Ну, раз речь о Губайдулиной зашла, может быть, самое то – поговорить о важнейших музыкальных темах спектакля. Собственно, затакт постановки – это и есть напряженная скрипучая мелодия, длящаяся нестерпимо долго, заставляющая зрителя прийти в раздражение от диссонансных звуков, а главное – от тягостного и вроде бы бессмысленного существования актёра в рамках этой музыкальной темы и опять же в рамках безличностного, неухоженного, пропащего, как почти сгоревшая яичница, дома. Под эту музыку герой встаёт, идёт в туалет, пережаривает ту самую яичницу, и кажется, что этому не будет конца. Но нет – жизнь пробивается через невыносимую рутину бытия. И эта жизнь – искусство. Только оно и может спасти героев. Но – не спасает.
Словом, возможных зачинов множество. И побочных партий рядом с главной, печальной – тоже немало. И хочется и про то, и про это; и про крохотные отсылки к кинобиографиям актёров (кусочек афиши к фильму «Страна глухих» – легкое прикосновение к нашим воспоминаниям); и про обращение к советским артефактам (зал вздрагивает, услышав, казалось бы, навсегда забытое – «Орлята учатся летать»); и про юмор (реплика о Крымове, который всё напридумывал, очень хороша; а вот эпизод с неправильно понятыми героиней словами оператора («втяни глаза» – «в тени глаза») – мне как раз не глянулся). Короче, можно бесконечно вспоминать и смаковать: таким многозначным и многослойным показался мне спектакль Дмитрия Крымова.

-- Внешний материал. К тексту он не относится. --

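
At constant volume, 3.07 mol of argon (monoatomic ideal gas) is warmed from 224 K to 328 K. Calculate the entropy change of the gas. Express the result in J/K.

At constant volume, ΔS = nC_V ln(T₂/T₁) with C_V = 3R/2 = 12.47 J mol⁻¹ K⁻¹.
ΔS = 3.07 × 12.47 × ln(328/224) = 14.6 J/K.

ΔS = 14.6 J/K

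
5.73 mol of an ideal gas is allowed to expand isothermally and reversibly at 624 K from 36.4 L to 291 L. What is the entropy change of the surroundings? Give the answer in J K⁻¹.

For an isothermal ideal gas ΔS_gas = nR ln(V₂/V₁) = 5.73 × 8.314 × ln(291/36.4) = 99 J/K.
The process is reversible, so ΔS_surr = −ΔS_gas = -99 J/K and ΔS_universe = 0.

ΔS_surr = -99 J/K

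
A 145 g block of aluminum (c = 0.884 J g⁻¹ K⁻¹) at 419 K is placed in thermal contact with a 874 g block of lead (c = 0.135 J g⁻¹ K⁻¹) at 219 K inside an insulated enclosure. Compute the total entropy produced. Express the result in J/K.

Energy balance: T_f = (m₁c₁T₁ + m₂c₂T₂)/(m₁c₁ + m₂c₂) = 323.14 K.
ΔS₁ = m₁c₁ ln(T_f/T₁) = 128.18 × ln(323.14/419) = -33.3 J/K.
ΔS₂ = m₂c₂ ln(T_f/T₂) = 117.99 × ln(323.14/219) = 45.9 J/K.
ΔS_total = -33.3 + 45.9 = 12.6 J/K.

ΔS_total = 12.6 J/K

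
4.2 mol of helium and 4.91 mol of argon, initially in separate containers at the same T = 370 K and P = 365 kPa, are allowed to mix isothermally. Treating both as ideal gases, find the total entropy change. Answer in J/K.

Mole fractions: x_A = 4.2/9.11 = 0.461, x_B = 0.539.
ΔS_mix = −R(n_A ln x_A + n_B ln x_B) = −8.314 × (4.2 ln 0.461 + 4.91 ln 0.539) = 52.3 J/K.

ΔS_mix = 52.3 J/K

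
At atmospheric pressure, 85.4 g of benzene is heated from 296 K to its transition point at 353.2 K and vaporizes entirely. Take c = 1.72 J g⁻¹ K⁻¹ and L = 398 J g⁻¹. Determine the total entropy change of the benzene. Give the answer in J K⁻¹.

ΔS = 122 J/K

Warming step: ΔS₁ = m c ln(T_tr/T_i) = 85.4 × 1.72 × ln(353.2/296) = 25.95 J/K.
Phase change: ΔS₂ = +mL/T_tr = 85.4 × 398 / 353.2 = 96.23 J/K.
ΔS_total = (25.95) + (96.23) = 122 J/K.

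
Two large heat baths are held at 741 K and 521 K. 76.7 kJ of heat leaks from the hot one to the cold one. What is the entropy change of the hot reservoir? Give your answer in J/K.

ΔS_hot = -104 J/K

The hot reservoir loses heat Q, so ΔS_hot = −Q/T_H = −76700/741 = -104 J/K.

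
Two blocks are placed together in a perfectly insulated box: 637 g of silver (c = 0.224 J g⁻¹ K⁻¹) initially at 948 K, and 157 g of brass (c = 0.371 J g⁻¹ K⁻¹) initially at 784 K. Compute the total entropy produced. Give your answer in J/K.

Energy balance: T_f = (m₁c₁T₁ + m₂c₂T₂)/(m₁c₁ + m₂c₂) = 900.46 K.
ΔS₁ = m₁c₁ ln(T_f/T₁) = 142.688 × ln(900.46/948) = -7.341 J/K.
ΔS₂ = m₂c₂ ln(T_f/T₂) = 58.247 × ln(900.46/784) = 8.067 J/K.
ΔS_total = -7.341 + 8.067 = 0.726 J/K.

ΔS_total = 0.726 J/K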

Но я, пожалуй, всё-таки расскажу про картинку. Как доминанту этого спектакля. Именно через неё режиссёр, он же автор идеи и инсценировки, вместе со своими коллегами – сценографом и видеохудожником Петром Вознесенским, художником по костюмам Татьяной Долматовской и хореографом Анной Абалихиной (ой, я там бы всех назвала, начиная с британского благотворительного фонда «WE EXIST», который поддержал этот проект) – передал основные смыслы, подтексты, контексты и прочую ауру, которая и называется магическим словом Театр.

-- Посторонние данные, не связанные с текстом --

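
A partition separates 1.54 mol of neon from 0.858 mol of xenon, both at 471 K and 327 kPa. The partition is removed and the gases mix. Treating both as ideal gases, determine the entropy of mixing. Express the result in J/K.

ΔS_mix = 13 J/K

Mole fractions: x_A = 1.54/2.4 = 0.642, x_B = 0.358.
ΔS_mix = −R(n_A ln x_A + n_B ln x_B) = −8.314 × (1.54 ln 0.642 + 0.858 ln 0.358) = 13 J/K.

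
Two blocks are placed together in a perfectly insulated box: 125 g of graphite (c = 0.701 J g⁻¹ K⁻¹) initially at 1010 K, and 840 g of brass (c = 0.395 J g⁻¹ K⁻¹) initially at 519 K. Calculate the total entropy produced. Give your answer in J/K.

Energy balance: T_f = (m₁c₁T₁ + m₂c₂T₂)/(m₁c₁ + m₂c₂) = 621.58 K.
ΔS₁ = m₁c₁ ln(T_f/T₁) = 87.625 × ln(621.58/1010) = -42.54 J/K.
ΔS₂ = m₂c₂ ln(T_f/T₂) = 331.8 × ln(621.58/519) = 59.84 J/K.
ΔS_total = -42.54 + 59.84 = 17.3 J/K.

ΔS_total = 17.3 J/K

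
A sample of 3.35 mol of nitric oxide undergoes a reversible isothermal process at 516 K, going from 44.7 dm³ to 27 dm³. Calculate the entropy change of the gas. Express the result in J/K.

ΔS_gas = -14 J/K

For an isothermal ideal gas ΔS_gas = nR ln(V₂/V₁) = 3.35 × 8.314 × ln(27/44.7) = -14 J/K.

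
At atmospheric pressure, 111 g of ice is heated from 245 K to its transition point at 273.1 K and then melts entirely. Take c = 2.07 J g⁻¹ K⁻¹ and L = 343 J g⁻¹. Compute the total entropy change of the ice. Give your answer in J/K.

Warming step: ΔS₁ = m c ln(T_tr/T_i) = 111 × 2.07 × ln(273.1/245) = 24.95 J/K.
Phase change: ΔS₂ = +mL/T_tr = 111 × 343 / 273.1 = 139.4 J/K.
ΔS_total = (24.95) + (139.4) = 164 J/K.

ΔS = 164 J/K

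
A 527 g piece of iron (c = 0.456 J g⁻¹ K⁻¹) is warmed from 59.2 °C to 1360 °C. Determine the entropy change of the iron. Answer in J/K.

In kelvin: T₁ = 332.35 K, T₂ = 1633.15 K. ΔS = ∫dQ_rev/T = m c ln(T₂/T₁) = 527 × 0.456 × ln(1633.15/332.35) = 383 J/K.

ΔS = 383 J/K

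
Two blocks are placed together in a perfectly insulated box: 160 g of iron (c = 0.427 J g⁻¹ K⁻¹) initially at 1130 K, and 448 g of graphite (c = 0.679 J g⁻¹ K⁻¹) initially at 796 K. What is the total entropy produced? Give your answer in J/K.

ΔS_total = 3.68 J/K

Energy balance: T_f = (m₁c₁T₁ + m₂c₂T₂)/(m₁c₁ + m₂c₂) = 857.26 K.
ΔS₁ = m₁c₁ ln(T_f/T₁) = 68.32 × ln(857.26/1130) = -18.87 J/K.
ΔS₂ = m₂c₂ ln(T_f/T₂) = 304.192 × ln(857.26/796) = 22.55 J/K.
ΔS_total = -18.87 + 22.55 = 3.68 J/K.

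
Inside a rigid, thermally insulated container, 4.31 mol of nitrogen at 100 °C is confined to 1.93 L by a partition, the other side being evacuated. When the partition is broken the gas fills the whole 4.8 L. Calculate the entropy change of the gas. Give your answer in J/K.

ΔS_gas = 32.6 J/K

No heat is exchanged and no work is done, so the ideal-gas temperature stays constant.
Entropy is a state function; using a reversible isothermal path, ΔS_gas = nR ln(V₂/V₁) = 4.31 × 8.314 × ln(4.8/1.93) = 32.6 J/K.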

Впрочем, в одном из интервью, ещё лет пятнадцать назад, Крымов говорил: «Я не режиссер, я художник».
Но в том-то и дело, что слово «художник» кроме прямого значения имеет еще и переносное (в случае с Крымовым – главное) – творец. Дмитрий Крымов – творец такого театра, где визуальная метафора, подкрепленная блестящей актёрской игрой и игрой этих актеров с текстом, становится определяющей.

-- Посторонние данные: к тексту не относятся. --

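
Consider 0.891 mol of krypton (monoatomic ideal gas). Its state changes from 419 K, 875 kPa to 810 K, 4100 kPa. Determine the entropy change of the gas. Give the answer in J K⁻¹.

ΔS = nC_p ln(T₂/T₁) − nR ln(P₂/P₁), with C_p = 5R/2 = 20.79 J mol⁻¹ K⁻¹ for a monoatomic ideal gas.
ΔS = 0.891 × [20.79 × ln(810/419) − 8.314 × ln(4100/875)] = 0.766 J/K.

ΔS = 0.766 J/K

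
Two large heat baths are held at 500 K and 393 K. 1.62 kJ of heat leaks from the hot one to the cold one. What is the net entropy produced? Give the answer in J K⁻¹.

ΔS_total = 0.882 J/K

ΔS_hot = −Q/T_H = −1620/500 = -3.24 J/K and ΔS_cold = +Q/T_C = 1620/393 = 4.122 J/K.
ΔS_total = -3.24 + 4.122 = 0.882 J/K, positive as the second law requires.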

Конечно, о том, что Дмитрий Крымов – художник и сценограф, можно было догадаться, даже не зная его биографии. Как он вместе со своими единомышленниками-сотворцами выстраивает сценическое пространство! Как продумывает каждую деталь реквизита, и как эта деталь работает на общую концепцию спектакля! Какие цветовые решения он выстраивает! Начиная с серого блеклого задника (о том, что это киноэкран, зритель догадывается не сразу), на котором – почти реальное пространство забытой богом квартиры. И там, в этом полупрозрачном мире – неустроенный быт нереализованного человека, который несмотря на все жизненные передряги не растерял свой талант. Доказательства сему мы ещё увидим.
За этот блеклый нервный экран, в пространство потерянного дома герои уходят, чтобы переодеться, найти нужную деталь к костюму, нужную бутафорию.
Кто они – эти два мятущихся несчастных человека, выброшенных из привычных обстоятельств; изгнанники, живущие кое-как, но по-прежнему умеющие играть любовь, трагедию, судьбу..?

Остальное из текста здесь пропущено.